Geoinformation definiert sich somit nicht als Selbstzweck, sondern sie will in der kantonalen Verwaltung die Rolle eines wichtigen Werkzeuges einnehmen, damit letztendlich die Effizienz und die Qualität der Entscheide und Prozesse erhöht werden kann. Die Vision wird anschliessend in thematisch gruppierten Leitsätzen (Geodaten, techn. Infrastruktur, Organisation, Mitarbeitende, Finanzen) verfeinert. Am konkretesten wird die Strategie dann in den Zielen.
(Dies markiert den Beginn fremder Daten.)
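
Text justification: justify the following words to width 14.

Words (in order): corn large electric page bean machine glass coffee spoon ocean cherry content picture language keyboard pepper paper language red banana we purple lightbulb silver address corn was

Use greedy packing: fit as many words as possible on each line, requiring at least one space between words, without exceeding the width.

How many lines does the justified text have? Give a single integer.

Answer: 16

Derivation:
Line 1: ['corn', 'large'] (min_width=10, slack=4)
Line 2: ['electric', 'page'] (min_width=13, slack=1)
Line 3: ['bean', 'machine'] (min_width=12, slack=2)
Line 4: ['glass', 'coffee'] (min_width=12, slack=2)
Line 5: ['spoon', 'ocean'] (min_width=11, slack=3)
Line 6: ['cherry', 'content'] (min_width=14, slack=0)
Line 7: ['picture'] (min_width=7, slack=7)
Line 8: ['language'] (min_width=8, slack=6)
Line 9: ['keyboard'] (min_width=8, slack=6)
Line 10: ['pepper', 'paper'] (min_width=12, slack=2)
Line 11: ['language', 'red'] (min_width=12, slack=2)
Line 12: ['banana', 'we'] (min_width=9, slack=5)
Line 13: ['purple'] (min_width=6, slack=8)
Line 14: ['lightbulb'] (min_width=9, slack=5)
Line 15: ['silver', 'address'] (min_width=14, slack=0)
Line 16: ['corn', 'was'] (min_width=8, slack=6)
Total lines: 16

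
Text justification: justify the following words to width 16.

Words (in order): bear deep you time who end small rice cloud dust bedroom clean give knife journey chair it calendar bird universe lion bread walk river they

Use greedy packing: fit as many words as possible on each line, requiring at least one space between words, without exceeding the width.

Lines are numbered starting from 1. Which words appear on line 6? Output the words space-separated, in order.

Line 1: ['bear', 'deep', 'you'] (min_width=13, slack=3)
Line 2: ['time', 'who', 'end'] (min_width=12, slack=4)
Line 3: ['small', 'rice', 'cloud'] (min_width=16, slack=0)
Line 4: ['dust', 'bedroom'] (min_width=12, slack=4)
Line 5: ['clean', 'give', 'knife'] (min_width=16, slack=0)
Line 6: ['journey', 'chair', 'it'] (min_width=16, slack=0)
Line 7: ['calendar', 'bird'] (min_width=13, slack=3)
Line 8: ['universe', 'lion'] (min_width=13, slack=3)
Line 9: ['bread', 'walk', 'river'] (min_width=16, slack=0)
Line 10: ['they'] (min_width=4, slack=12)

Answer: journey chair it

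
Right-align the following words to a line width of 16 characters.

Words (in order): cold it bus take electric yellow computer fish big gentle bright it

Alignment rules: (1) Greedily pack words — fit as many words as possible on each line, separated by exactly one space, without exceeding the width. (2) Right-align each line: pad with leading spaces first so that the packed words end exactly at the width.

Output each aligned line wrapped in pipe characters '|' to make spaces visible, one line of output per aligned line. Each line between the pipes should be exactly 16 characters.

Answer: |cold it bus take|
| electric yellow|
|   computer fish|
|      big gentle|
|       bright it|

Derivation:
Line 1: ['cold', 'it', 'bus', 'take'] (min_width=16, slack=0)
Line 2: ['electric', 'yellow'] (min_width=15, slack=1)
Line 3: ['computer', 'fish'] (min_width=13, slack=3)
Line 4: ['big', 'gentle'] (min_width=10, slack=6)
Line 5: ['bright', 'it'] (min_width=9, slack=7)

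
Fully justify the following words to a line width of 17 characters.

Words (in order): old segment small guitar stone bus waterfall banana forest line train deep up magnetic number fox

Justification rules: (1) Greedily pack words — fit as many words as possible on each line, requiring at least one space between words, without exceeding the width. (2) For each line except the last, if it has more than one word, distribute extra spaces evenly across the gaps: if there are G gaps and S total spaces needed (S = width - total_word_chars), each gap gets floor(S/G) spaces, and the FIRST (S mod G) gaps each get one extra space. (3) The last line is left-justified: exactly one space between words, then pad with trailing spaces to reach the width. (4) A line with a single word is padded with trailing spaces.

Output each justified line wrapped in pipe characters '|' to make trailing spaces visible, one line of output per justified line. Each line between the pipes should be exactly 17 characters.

Answer: |old segment small|
|guitar  stone bus|
|waterfall  banana|
|forest line train|
|deep  up magnetic|
|number fox       |

Derivation:
Line 1: ['old', 'segment', 'small'] (min_width=17, slack=0)
Line 2: ['guitar', 'stone', 'bus'] (min_width=16, slack=1)
Line 3: ['waterfall', 'banana'] (min_width=16, slack=1)
Line 4: ['forest', 'line', 'train'] (min_width=17, slack=0)
Line 5: ['deep', 'up', 'magnetic'] (min_width=16, slack=1)
Line 6: ['number', 'fox'] (min_width=10, slack=7)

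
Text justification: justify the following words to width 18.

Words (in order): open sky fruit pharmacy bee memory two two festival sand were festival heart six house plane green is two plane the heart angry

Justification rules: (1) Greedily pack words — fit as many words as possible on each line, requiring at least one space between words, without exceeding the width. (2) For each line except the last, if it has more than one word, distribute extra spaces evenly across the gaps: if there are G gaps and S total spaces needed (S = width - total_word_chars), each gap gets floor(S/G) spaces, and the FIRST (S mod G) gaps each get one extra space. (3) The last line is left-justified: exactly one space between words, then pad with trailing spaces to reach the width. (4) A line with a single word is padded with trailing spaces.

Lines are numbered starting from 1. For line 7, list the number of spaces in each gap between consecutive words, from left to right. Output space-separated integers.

Line 1: ['open', 'sky', 'fruit'] (min_width=14, slack=4)
Line 2: ['pharmacy', 'bee'] (min_width=12, slack=6)
Line 3: ['memory', 'two', 'two'] (min_width=14, slack=4)
Line 4: ['festival', 'sand', 'were'] (min_width=18, slack=0)
Line 5: ['festival', 'heart', 'six'] (min_width=18, slack=0)
Line 6: ['house', 'plane', 'green'] (min_width=17, slack=1)
Line 7: ['is', 'two', 'plane', 'the'] (min_width=16, slack=2)
Line 8: ['heart', 'angry'] (min_width=11, slack=7)

Answer: 2 2 1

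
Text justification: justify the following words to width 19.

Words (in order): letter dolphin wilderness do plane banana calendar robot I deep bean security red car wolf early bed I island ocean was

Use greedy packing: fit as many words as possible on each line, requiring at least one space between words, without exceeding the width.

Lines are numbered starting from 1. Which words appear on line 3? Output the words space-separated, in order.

Line 1: ['letter', 'dolphin'] (min_width=14, slack=5)
Line 2: ['wilderness', 'do', 'plane'] (min_width=19, slack=0)
Line 3: ['banana', 'calendar'] (min_width=15, slack=4)
Line 4: ['robot', 'I', 'deep', 'bean'] (min_width=17, slack=2)
Line 5: ['security', 'red', 'car'] (min_width=16, slack=3)
Line 6: ['wolf', 'early', 'bed', 'I'] (min_width=16, slack=3)
Line 7: ['island', 'ocean', 'was'] (min_width=16, slack=3)

Answer: banana calendar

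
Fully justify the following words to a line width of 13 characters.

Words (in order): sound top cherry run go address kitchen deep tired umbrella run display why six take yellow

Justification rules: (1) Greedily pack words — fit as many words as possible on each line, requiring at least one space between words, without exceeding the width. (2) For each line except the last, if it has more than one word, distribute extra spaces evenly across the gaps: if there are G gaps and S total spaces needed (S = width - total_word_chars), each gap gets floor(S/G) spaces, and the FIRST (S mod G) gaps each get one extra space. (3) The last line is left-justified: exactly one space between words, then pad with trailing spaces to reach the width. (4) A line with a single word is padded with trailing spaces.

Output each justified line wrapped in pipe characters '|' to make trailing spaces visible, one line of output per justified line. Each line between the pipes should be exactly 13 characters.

Line 1: ['sound', 'top'] (min_width=9, slack=4)
Line 2: ['cherry', 'run', 'go'] (min_width=13, slack=0)
Line 3: ['address'] (min_width=7, slack=6)
Line 4: ['kitchen', 'deep'] (min_width=12, slack=1)
Line 5: ['tired'] (min_width=5, slack=8)
Line 6: ['umbrella', 'run'] (min_width=12, slack=1)
Line 7: ['display', 'why'] (min_width=11, slack=2)
Line 8: ['six', 'take'] (min_width=8, slack=5)
Line 9: ['yellow'] (min_width=6, slack=7)

Answer: |sound     top|
|cherry run go|
|address      |
|kitchen  deep|
|tired        |
|umbrella  run|
|display   why|
|six      take|
|yellow       |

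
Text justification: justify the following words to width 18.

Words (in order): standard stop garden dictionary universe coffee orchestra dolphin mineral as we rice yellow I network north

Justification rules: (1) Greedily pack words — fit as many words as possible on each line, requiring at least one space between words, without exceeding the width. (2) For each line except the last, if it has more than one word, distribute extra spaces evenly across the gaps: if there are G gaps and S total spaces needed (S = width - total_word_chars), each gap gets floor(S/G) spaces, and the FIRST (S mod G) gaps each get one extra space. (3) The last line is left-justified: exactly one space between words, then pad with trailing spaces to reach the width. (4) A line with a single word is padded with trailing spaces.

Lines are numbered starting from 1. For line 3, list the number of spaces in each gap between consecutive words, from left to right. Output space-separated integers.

Line 1: ['standard', 'stop'] (min_width=13, slack=5)
Line 2: ['garden', 'dictionary'] (min_width=17, slack=1)
Line 3: ['universe', 'coffee'] (min_width=15, slack=3)
Line 4: ['orchestra', 'dolphin'] (min_width=17, slack=1)
Line 5: ['mineral', 'as', 'we', 'rice'] (min_width=18, slack=0)
Line 6: ['yellow', 'I', 'network'] (min_width=16, slack=2)
Line 7: ['north'] (min_width=5, slack=13)

Answer: 4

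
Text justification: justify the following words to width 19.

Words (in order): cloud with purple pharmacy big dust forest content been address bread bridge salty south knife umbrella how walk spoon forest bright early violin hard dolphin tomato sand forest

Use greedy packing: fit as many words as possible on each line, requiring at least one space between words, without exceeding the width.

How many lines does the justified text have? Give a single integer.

Answer: 10

Derivation:
Line 1: ['cloud', 'with', 'purple'] (min_width=17, slack=2)
Line 2: ['pharmacy', 'big', 'dust'] (min_width=17, slack=2)
Line 3: ['forest', 'content', 'been'] (min_width=19, slack=0)
Line 4: ['address', 'bread'] (min_width=13, slack=6)
Line 5: ['bridge', 'salty', 'south'] (min_width=18, slack=1)
Line 6: ['knife', 'umbrella', 'how'] (min_width=18, slack=1)
Line 7: ['walk', 'spoon', 'forest'] (min_width=17, slack=2)
Line 8: ['bright', 'early', 'violin'] (min_width=19, slack=0)
Line 9: ['hard', 'dolphin', 'tomato'] (min_width=19, slack=0)
Line 10: ['sand', 'forest'] (min_width=11, slack=8)
Total lines: 10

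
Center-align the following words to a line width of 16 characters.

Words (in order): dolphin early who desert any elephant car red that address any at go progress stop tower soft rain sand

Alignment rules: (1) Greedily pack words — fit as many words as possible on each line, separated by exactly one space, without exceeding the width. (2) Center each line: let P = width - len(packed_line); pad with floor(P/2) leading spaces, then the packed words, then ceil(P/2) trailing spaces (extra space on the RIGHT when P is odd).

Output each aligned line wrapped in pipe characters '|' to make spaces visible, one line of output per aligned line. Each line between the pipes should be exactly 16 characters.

Answer: | dolphin early  |
| who desert any |
|elephant car red|
|that address any|
| at go progress |
|stop tower soft |
|   rain sand    |

Derivation:
Line 1: ['dolphin', 'early'] (min_width=13, slack=3)
Line 2: ['who', 'desert', 'any'] (min_width=14, slack=2)
Line 3: ['elephant', 'car', 'red'] (min_width=16, slack=0)
Line 4: ['that', 'address', 'any'] (min_width=16, slack=0)
Line 5: ['at', 'go', 'progress'] (min_width=14, slack=2)
Line 6: ['stop', 'tower', 'soft'] (min_width=15, slack=1)
Line 7: ['rain', 'sand'] (min_width=9, slack=7)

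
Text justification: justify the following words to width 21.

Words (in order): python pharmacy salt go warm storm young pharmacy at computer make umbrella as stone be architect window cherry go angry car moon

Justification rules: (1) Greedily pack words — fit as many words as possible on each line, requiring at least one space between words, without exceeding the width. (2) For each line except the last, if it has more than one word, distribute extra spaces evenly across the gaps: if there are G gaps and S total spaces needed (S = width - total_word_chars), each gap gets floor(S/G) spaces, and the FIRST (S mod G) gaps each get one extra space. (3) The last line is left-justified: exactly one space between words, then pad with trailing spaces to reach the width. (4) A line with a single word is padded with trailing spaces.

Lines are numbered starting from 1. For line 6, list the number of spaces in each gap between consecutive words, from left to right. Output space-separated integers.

Line 1: ['python', 'pharmacy', 'salt'] (min_width=20, slack=1)
Line 2: ['go', 'warm', 'storm', 'young'] (min_width=19, slack=2)
Line 3: ['pharmacy', 'at', 'computer'] (min_width=20, slack=1)
Line 4: ['make', 'umbrella', 'as'] (min_width=16, slack=5)
Line 5: ['stone', 'be', 'architect'] (min_width=18, slack=3)
Line 6: ['window', 'cherry', 'go'] (min_width=16, slack=5)
Line 7: ['angry', 'car', 'moon'] (min_width=14, slack=7)

Answer: 4 3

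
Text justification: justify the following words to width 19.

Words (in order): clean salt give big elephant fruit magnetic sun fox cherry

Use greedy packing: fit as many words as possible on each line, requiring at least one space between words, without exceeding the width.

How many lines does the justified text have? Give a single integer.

Answer: 4

Derivation:
Line 1: ['clean', 'salt', 'give', 'big'] (min_width=19, slack=0)
Line 2: ['elephant', 'fruit'] (min_width=14, slack=5)
Line 3: ['magnetic', 'sun', 'fox'] (min_width=16, slack=3)
Line 4: ['cherry'] (min_width=6, slack=13)
Total lines: 4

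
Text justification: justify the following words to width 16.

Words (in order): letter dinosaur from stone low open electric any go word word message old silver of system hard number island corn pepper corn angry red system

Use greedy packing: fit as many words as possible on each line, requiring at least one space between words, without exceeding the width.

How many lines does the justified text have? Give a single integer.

Answer: 10

Derivation:
Line 1: ['letter', 'dinosaur'] (min_width=15, slack=1)
Line 2: ['from', 'stone', 'low'] (min_width=14, slack=2)
Line 3: ['open', 'electric'] (min_width=13, slack=3)
Line 4: ['any', 'go', 'word', 'word'] (min_width=16, slack=0)
Line 5: ['message', 'old'] (min_width=11, slack=5)
Line 6: ['silver', 'of', 'system'] (min_width=16, slack=0)
Line 7: ['hard', 'number'] (min_width=11, slack=5)
Line 8: ['island', 'corn'] (min_width=11, slack=5)
Line 9: ['pepper', 'corn'] (min_width=11, slack=5)
Line 10: ['angry', 'red', 'system'] (min_width=16, slack=0)
Total lines: 10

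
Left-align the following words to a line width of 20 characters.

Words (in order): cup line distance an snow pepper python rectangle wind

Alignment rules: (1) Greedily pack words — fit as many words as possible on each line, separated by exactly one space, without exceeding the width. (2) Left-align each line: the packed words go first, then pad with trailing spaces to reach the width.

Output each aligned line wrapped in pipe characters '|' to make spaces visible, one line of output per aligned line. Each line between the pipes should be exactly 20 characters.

Answer: |cup line distance an|
|snow pepper python  |
|rectangle wind      |

Derivation:
Line 1: ['cup', 'line', 'distance', 'an'] (min_width=20, slack=0)
Line 2: ['snow', 'pepper', 'python'] (min_width=18, slack=2)
Line 3: ['rectangle', 'wind'] (min_width=14, slack=6)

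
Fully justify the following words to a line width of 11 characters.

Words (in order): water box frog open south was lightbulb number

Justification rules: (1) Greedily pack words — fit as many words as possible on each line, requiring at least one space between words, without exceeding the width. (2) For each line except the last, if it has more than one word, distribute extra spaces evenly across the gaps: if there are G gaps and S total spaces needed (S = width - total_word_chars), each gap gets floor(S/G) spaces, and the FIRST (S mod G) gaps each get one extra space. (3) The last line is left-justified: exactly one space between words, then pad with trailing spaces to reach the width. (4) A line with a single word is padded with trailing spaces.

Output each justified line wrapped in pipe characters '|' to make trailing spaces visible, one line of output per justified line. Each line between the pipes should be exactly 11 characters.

Answer: |water   box|
|frog   open|
|south   was|
|lightbulb  |
|number     |

Derivation:
Line 1: ['water', 'box'] (min_width=9, slack=2)
Line 2: ['frog', 'open'] (min_width=9, slack=2)
Line 3: ['south', 'was'] (min_width=9, slack=2)
Line 4: ['lightbulb'] (min_width=9, slack=2)
Line 5: ['number'] (min_width=6, slack=5)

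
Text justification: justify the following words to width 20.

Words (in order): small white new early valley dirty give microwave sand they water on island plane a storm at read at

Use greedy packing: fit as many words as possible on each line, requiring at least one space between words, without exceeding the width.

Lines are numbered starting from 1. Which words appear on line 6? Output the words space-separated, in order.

Line 1: ['small', 'white', 'new'] (min_width=15, slack=5)
Line 2: ['early', 'valley', 'dirty'] (min_width=18, slack=2)
Line 3: ['give', 'microwave', 'sand'] (min_width=19, slack=1)
Line 4: ['they', 'water', 'on', 'island'] (min_width=20, slack=0)
Line 5: ['plane', 'a', 'storm', 'at'] (min_width=16, slack=4)
Line 6: ['read', 'at'] (min_width=7, slack=13)

Answer: read at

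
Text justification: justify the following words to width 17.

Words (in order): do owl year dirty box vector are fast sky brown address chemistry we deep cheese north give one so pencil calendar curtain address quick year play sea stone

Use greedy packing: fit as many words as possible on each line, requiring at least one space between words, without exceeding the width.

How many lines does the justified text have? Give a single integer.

Line 1: ['do', 'owl', 'year', 'dirty'] (min_width=17, slack=0)
Line 2: ['box', 'vector', 'are'] (min_width=14, slack=3)
Line 3: ['fast', 'sky', 'brown'] (min_width=14, slack=3)
Line 4: ['address', 'chemistry'] (min_width=17, slack=0)
Line 5: ['we', 'deep', 'cheese'] (min_width=14, slack=3)
Line 6: ['north', 'give', 'one', 'so'] (min_width=17, slack=0)
Line 7: ['pencil', 'calendar'] (min_width=15, slack=2)
Line 8: ['curtain', 'address'] (min_width=15, slack=2)
Line 9: ['quick', 'year', 'play'] (min_width=15, slack=2)
Line 10: ['sea', 'stone'] (min_width=9, slack=8)
Total lines: 10

Answer: 10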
Dort werden wichtige Fakten festgehalten, so z.B. dass Geodaten im Zuständigkeitsbereich des Kantons weiterhin als Public Domain frei übers Internet heruntergeladen werden können.

Alles in allem ist die Geoinformationsstrategie ein gelungener Mix aus Dokumentation des Bestehenden und dem Blick in die nähere Zukunft. Der Text ist so gehalten, dass er nicht nur GIS-Spezialisten anspricht. Dies ist mein persönlicher Eindruck. Es gilt jedoch festzuhalten, dass ich nicht neutral bin, da ich in bescheidenem Rahmen bei der Erarbeitung der Strategie mitgearbeitet habe.